Vermont's Green Up Day, started in 1970, was inspired by a Burlington Free Press reporter, Robert S. Babcock Jr.

One March day, Babcock was driving to the newspaper's Montpelier bureau. Along the span of road from his home in Waterbury, he noticed a proliferation of roadside trash revealed by the spring thaw.

The reporter visited then-Governor Deane C. Davis in the Statehouse and proposed the statewide effort, and the governor responded enthusiastically.

Since 1979, the effort has been spearheaded by the nonprofit Green Up Vermont, with the state appropriating a contribution through the Agency of Natural Resources. The bulk of the funding comes from private businesses and individuals.

Towns take care of getting rid of the garbage.

In Guilford, the town agreed to collect the bags, or attendees could bring their findings to the Broad Brook Grange, where they were separated into two flatbed trucks: one for green bags and general trash, the other for scrap metal.

Majonen explained that attendees were asked not to bring discarded tires back to the Grange because “last year it cost the town $500 just to get rid of the tires.”

A social dimension

Beyond the virtue of cleaning up the environment, coordinators and volunteers alike enjoyed the social aspect of Green Up Day.
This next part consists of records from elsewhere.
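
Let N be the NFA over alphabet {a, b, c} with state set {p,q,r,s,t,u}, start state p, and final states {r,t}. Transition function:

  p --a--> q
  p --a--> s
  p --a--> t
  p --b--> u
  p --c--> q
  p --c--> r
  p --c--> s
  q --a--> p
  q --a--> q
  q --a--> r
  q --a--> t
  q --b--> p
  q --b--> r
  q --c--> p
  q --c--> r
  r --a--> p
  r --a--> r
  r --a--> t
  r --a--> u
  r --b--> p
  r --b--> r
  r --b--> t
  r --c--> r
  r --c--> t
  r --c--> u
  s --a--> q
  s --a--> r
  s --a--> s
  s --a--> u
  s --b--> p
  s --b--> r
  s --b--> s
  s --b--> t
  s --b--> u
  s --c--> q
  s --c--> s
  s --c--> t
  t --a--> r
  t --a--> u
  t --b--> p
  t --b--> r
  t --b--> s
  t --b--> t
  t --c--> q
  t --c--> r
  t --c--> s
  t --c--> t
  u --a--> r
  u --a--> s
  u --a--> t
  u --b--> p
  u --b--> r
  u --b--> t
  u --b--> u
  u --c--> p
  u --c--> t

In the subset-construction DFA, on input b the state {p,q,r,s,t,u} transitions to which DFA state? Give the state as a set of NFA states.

δ(p,b) = {u}; δ(q,b) = {p,r}; δ(r,b) = {p,r,t}; δ(s,b) = {p,r,s,t,u}; δ(t,b) = {p,r,s,t}; δ(u,b) = {p,r,t,u}.
Union: {p,r,s,t,u}.

{p,r,s,t,u}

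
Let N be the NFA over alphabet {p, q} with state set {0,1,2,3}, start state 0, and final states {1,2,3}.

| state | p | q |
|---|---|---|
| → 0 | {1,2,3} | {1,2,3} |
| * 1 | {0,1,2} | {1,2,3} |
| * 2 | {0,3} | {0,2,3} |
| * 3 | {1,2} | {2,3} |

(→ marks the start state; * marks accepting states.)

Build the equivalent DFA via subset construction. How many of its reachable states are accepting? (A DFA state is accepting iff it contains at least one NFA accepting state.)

Start state of the DFA: {0}.
{0} --p--> {1,2,3}  [new]
{0} --q--> {1,2,3}  [seen]
{1,2,3} --p--> {0,1,2,3}  [new]
{1,2,3} --q--> {0,1,2,3}  [seen]
{0,1,2,3} --p--> {0,1,2,3}  [seen]
{0,1,2,3} --q--> {0,1,2,3}  [seen]
Reachable DFA states: {0}, {1,2,3}, {0,1,2,3}.
Accepting DFA states (contain an NFA accepting state): {1,2,3}, {0,1,2,3}.

2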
Many participants described seeing friends and neighbors, some of whom have not been seen since the previous year's effort.

Some hubs offered volunteers additional perks, such as Green Up Day stickers, and made sure they were well-fed.

At the Elliot Street location in Brattleboro, Robyn Flatley made homemade chai, a lightly-sweetened, Indian-style, hot spiced-tea drink, for volunteers to enjoy.

At Brattleboro Subaru - one of the four hubs in Brattleboro - Bob Grover stood at a grill, cooking 100 hot dogs and 70 hamburgers for volunteers.

And in Guilford, Don and Evelyn McLean provided attendees at the Broad Brook Grange hub with their homemade “Green Up Day” cupcakes, which were decorated with bright green frosting and dark green sugar sprinkles.

From La-Z-Boys to carrion

The day's activities made volunteers aware of the cumulative impact of littering, noted Robin Rieske, another organizer at Brattleboro's Elliot Street hub.

Dr. Rebecca Jones, who let the group use space in her dermatology office's parking lot, reported an abundance of energy drink cans.

“Wouldn't it be great if they had little homing devices on them so once people finished with them, they'd float back to the company that makes them?” Jones said.

Green Up Day participants found a number of unusual items.

In Brattleboro, they found a television, a full bag of clothing, and a “massaging La-Z-Boy recliner up on Summit Street.”

In Guilford, Carole Mills and her crew found “an unidentified animal spine” and a deer skull.

When a bystander asked to see the deer skull, Mills revealed that it was too late.

“I already brought that one home,” she said. “It's going up on the wall next to the raccoon I found in a previous year.”